Appeals Court to Hear Mississippi Water Lawsuit

November 5, 2008

A federal appeals court will hear arguments in a lawsuit that accuses the city of Memphis, Tenn., of stealing millions of gallons of Mississippi water.

U.S. District Judge Glen H. Davidson in February dismissed the $1 billion lawsuit, which was filed by Mississippi Attorney General Jim Hood in 2005. It is now set to go before the 5th U.S. Circuit Court of Appeals in New Orleans on Dec. 3.

Hood sued the city of Memphis and the Memphis Light, Gas and Water Division, accusing them of tapping into a vast supply of pure water in an aquifer under parts of Mississippi, Tennessee and Arkansas.

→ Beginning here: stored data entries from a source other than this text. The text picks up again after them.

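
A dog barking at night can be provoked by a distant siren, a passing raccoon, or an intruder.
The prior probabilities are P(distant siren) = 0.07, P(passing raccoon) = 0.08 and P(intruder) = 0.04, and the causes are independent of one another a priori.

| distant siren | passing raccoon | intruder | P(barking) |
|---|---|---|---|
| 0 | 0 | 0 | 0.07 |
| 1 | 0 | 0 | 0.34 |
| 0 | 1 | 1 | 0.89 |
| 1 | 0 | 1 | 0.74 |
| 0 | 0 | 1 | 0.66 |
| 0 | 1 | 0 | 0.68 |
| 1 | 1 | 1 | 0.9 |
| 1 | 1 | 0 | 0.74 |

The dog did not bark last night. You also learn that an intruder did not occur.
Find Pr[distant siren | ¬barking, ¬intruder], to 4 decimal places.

Pr[distant siren | ¬barking, ¬intruder] ≈ 0.0509

Sum P(¬barking|·) weighted by the priors over the 4 (distant siren, passing raccoon) configurations:
  P(¬barking | ¬intruder) = 0.93×0.93×0.92 + 0.32×0.93×0.08 + 0.66×0.07×0.92 + 0.26×0.07×0.08
        = 0.795708 + 0.023808 + 0.042504 + 0.001456 = 0.863476
Keeping only the distant siren-present terms gives 0.043960, so
  P(distant siren | ¬barking, ¬intruder) = 0.043960 / 0.863476 ≈ 0.0509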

Hood believes that pumping from the aquifer has created depressions in the water table, which he said has allegedly diverted 372 billion gallons of Mississippi’s water into Tennessee since 1965. He claims Mississippi is losing millions of gallons a day.

In dismissing the lawsuit, Davidson said the state of Tennessee, and possibly Arkansas, should have been parties in the litigation. Then the proper venue, he said, would be before the U.S. Supreme Court, which handles disputes between states.

Davidson also said the water in the Memphis Sand aquifer must be “apportioned” to determine how much of the supply belongs to each state before Mississippi can get legal relief for lost water.

The Memphis Light, Gas and Water Division claims its wells go straight down and are not slanted to pull water in from Mississippi.